China's Foreign Minister Yang Jiechi and his Japanese counterpart Seiji Maehara went into private talks on the sidelines of a regional Asian summit, hoping to lay the foundation for a meeting between Premier Wen Jiabao and Prime Minister Naoto Kan.

"The discussion took place in a good atmosphere. It was held calmly while both sides said what we should say. I believe it is likely that the leaders of China and Japan will hold a meeting here in Hanoi," Maehara told reporters after the hour-plus talks in the Vietnamese capital.

The two countries have sought to repair ties brought to a new low after a Chinese fishing trawler collided with Japanese patrol boats last month near disputed islands in the East China Sea. Tensions have remained high, despite Japan's release of the boat captain, with anti-Japanese protests flaring up in cities across China.

Japan also asked China to unblock the export of rare earths and reopen talks on the joint development of gas fields in the East China Sea, Maehara said, adding that China responded that it would consider both requests. Beijing suspended the gas field talks during the spat, but has denied blocking rare earth exports despite reports from Japanese companies that the exports have been frozen since the dispute flared up in late September.

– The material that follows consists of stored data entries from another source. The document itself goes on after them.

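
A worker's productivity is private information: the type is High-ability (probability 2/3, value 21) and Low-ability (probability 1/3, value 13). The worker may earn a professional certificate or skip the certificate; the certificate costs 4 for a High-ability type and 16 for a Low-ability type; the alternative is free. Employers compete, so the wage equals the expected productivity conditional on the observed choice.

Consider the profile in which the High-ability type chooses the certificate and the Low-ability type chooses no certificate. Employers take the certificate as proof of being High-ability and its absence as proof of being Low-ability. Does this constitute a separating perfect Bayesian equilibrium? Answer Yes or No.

Yes

Under these beliefs, the certificate earns wage 21 and no certificate earns wage 13.
High-ability: the certificate nets 21 − 4 = 17; no certificate nets 13. High-ability prefers the certificate.
Low-ability: the certificate nets 21 − 16 = 5; no certificate nets 13. Low-ability prefers no certificate.
Neither type deviates, so the separating profile is an equilibrium.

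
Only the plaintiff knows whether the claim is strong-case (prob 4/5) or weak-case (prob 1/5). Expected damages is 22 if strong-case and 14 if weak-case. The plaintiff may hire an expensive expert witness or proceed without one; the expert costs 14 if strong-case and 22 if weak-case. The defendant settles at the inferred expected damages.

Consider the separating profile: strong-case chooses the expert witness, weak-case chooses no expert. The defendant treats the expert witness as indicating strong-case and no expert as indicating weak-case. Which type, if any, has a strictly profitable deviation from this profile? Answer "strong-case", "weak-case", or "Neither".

strong-case

The expert witness pays 22; no expert pays 14.
strong-case: assigned the expert witness, nets 22 − 14 = 8; deviating to no expert nets 14.
weak-case: assigned no expert, nets 14; deviating to the expert witness nets 22 − 22 = 0.
The strong-case type gains 6 by deviating.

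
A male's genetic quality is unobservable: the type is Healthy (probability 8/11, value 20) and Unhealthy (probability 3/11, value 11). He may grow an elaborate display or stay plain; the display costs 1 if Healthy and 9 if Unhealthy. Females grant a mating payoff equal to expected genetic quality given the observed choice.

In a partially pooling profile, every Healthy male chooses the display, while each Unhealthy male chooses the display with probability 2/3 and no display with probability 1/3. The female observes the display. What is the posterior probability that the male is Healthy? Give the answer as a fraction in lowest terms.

P(the display) = (8/11)·1 + (3/11)·(2/3) = 10/11.
By Bayes' rule, P(Healthy | the display) = (8/11) / (10/11) = 4/5.

4/5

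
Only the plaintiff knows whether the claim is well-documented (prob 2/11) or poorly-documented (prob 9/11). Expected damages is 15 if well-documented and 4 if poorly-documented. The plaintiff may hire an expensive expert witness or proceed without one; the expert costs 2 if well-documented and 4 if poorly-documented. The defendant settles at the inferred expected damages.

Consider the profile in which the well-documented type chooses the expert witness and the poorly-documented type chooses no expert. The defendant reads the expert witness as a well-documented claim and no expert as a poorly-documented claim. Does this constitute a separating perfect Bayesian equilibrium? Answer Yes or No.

No

Under these beliefs, the expert witness earns settlement 15 and no expert earns settlement 4.
well-documented: the expert witness nets 15 − 2 = 13; no expert nets 4. well-documented prefers the expert witness.
poorly-documented: the expert witness nets 15 − 4 = 11; no expert nets 4. poorly-documented would deviate to the expert witness.
poorly-documented has a profitable deviation, so the profile is not an equilibrium.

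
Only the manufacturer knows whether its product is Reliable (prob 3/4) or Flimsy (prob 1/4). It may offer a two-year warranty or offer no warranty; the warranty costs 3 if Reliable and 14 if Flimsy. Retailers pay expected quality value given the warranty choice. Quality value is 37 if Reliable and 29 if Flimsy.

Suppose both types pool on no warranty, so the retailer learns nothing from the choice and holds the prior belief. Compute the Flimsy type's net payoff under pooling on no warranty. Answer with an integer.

Pooled price = 3/4·37 + 1/4·29 = 35.
Flimsy pays no cost for no warranty, so net payoff = 35.

35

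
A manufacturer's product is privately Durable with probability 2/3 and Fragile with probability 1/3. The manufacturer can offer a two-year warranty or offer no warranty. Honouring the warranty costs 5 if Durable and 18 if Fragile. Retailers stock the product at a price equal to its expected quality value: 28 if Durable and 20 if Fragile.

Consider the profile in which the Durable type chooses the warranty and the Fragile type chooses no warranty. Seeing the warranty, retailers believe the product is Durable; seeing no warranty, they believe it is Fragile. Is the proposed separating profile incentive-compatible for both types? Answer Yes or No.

Under these beliefs, the warranty earns price 28 and no warranty earns price 20.
Durable: the warranty nets 28 − 5 = 23; no warranty nets 20. Durable prefers the warranty.
Fragile: the warranty nets 28 − 18 = 10; no warranty nets 20. Fragile prefers no warranty.
Neither type deviates, so the separating profile is an equilibrium.

Yes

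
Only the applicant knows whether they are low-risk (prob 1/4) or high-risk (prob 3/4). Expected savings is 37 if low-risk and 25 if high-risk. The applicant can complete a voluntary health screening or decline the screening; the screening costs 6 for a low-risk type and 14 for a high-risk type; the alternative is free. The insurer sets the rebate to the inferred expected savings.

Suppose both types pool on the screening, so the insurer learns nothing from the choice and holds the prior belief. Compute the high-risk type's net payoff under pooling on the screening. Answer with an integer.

14

Pooled rebate = 1/4·37 + 3/4·25 = 28.
high-risk pays cost 14 for the screening, so net payoff = 28 − 14 = 14.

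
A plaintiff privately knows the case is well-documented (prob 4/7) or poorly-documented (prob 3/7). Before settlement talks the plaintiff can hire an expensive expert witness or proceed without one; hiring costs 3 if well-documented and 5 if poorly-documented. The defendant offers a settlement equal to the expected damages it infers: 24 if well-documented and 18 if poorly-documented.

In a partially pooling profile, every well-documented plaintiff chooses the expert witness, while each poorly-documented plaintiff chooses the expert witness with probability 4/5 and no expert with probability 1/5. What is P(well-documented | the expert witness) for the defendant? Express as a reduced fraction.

5/8

P(the expert witness) = (4/7)·1 + (3/7)·(4/5) = 32/35.
By Bayes' rule, P(well-documented | the expert witness) = (4/7) / (32/35) = 5/8.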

Tokyo recently said it planned to mine rare earths in Vietnam as a way to reduce its dependence on China, which ships 60 percent of its metals to Japan.

Territorial disputes between China and its neighbours are expected to be raised during the continuing regional summit of the Association of Southeast Asian Nations, which will broaden to include other leaders from Asia, the United States, Russia and elsewhere.